Before planting, remove weeds from the garden bed and dig through lots of compost or organic manure. Water the soil lightly and then use a dibbler or large stick to make holes 20cm apart. Place a seedling in each and gently push the soil around the root system. Water again.
Pak choi is easy to grow in pots that are at least 25cm deep. Simply fill them with premium potting mix, plant the seedlings and water them well. Make sure the pots get at least six hours of direct sunlight.
CARE AND MAINTENANCE
Water pak choi every day, especially if the weather is hot and apply a liquid fertiliser every two weeks.
Keep an eye out for snails, cabbage white butterfly and aphids which might eat them before you do. To find out how to deal with these pests, visit the Bag Bugs section of our website.
If pak choi is harvested when it is quite young, it’s called ‘baby pak choi’ but it is also possible to leave them in the ground to grow until they are a larger size.
Just the outer leaves of a pak choi can be harvested leaving the rest of the plant to keep growing but if all of the vegetable is wanted, pull it out of the ground and use a knife to cut off the roots which can go into the compost.
Wash the pak choi well before serving as dirt can get between the stems.
HOW TO EAT
Both the stems and the leaves of pak choi can be eaten. Baby pak choi look fantastic when served whole after being steamed or microwaved for just a minute or two so that the stems are still crunchy.
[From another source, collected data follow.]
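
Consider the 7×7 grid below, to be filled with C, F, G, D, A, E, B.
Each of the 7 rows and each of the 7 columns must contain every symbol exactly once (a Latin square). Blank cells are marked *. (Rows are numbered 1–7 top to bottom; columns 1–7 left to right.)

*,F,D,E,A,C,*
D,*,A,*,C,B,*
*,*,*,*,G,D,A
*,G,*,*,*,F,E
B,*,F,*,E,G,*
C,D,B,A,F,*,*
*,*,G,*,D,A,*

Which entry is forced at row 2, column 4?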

The leaves of pak choi can be separated from each other and steamed or microwaved and then served with a little salt and pepper. Or, if cooking a stir fry, cut the stems into slices and leave the leaves whole. Then, throw the stems into the wok earlier so that they can cook and then put the leaves in at the last minute as they don’t need much heat to warm them through.
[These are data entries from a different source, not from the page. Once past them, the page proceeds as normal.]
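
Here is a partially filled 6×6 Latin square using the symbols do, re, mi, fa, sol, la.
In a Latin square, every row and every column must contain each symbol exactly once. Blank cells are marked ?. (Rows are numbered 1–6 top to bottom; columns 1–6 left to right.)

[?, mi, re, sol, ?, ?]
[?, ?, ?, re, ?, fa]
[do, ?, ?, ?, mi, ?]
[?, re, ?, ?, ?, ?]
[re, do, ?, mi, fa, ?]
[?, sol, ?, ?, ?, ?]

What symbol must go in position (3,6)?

re

Row 2, column 2: row 2 has {re, fa} and column 2 has {do, re, mi, sol}, leaving only la.
Row 3, column 2: row 3 has {do, mi} and column 2 has {do, re, mi, sol, la}, leaving only fa.
Row 3, column 4: row 3 has {do, mi, fa} and column 4 has {re, mi, sol}, leaving only la.
Row 3, column 3: row 3 has {do, mi, fa, la} and column 3 has {re}, leaving only sol.
Row 3 already has {do, mi, fa, sol, la} and column 6 already has {fa}, so row 3, column 6 must be re.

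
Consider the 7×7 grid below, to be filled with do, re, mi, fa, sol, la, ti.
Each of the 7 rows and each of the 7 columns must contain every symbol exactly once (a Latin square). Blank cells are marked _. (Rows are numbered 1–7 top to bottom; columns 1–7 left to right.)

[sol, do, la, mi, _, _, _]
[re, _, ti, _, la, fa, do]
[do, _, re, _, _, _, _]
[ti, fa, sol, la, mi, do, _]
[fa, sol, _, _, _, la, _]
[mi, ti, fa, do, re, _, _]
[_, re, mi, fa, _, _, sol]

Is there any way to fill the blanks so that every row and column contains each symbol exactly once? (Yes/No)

No row or column among the givens repeats a symbol, and propagating forced cells runs into no contradiction.
One valid completion exists (for instance, sol do la mi fa re ti / re mi ti sol la fa do / do la re ti sol mi fa / ti fa sol la mi do re / fa sol do re ti la mi / mi ti fa do re sol la / la re mi fa do ti sol).

Yes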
Find some great recipes in the Smarty Plants Kitchen.
HOW THEY GROW
Pak choi are from the same family as cabbages and grow in a similar way. Thick white stems grow from the base which is at ground level and a large green leaf grows at the top of each stem.
Botanical Name: Brassica rapa var. chinensis
Life Cycle: Annual
When to Grow: Can be grown all year round but avoid very hot, dry months.
Height/Width: 25cm x 20cm.
Requirements: Plant in full sun and water every day unless it rains. Liquid fertilise fortnightly.
Nutritional Benefits: Excellent source of vitamin C but also contains iron and calcium.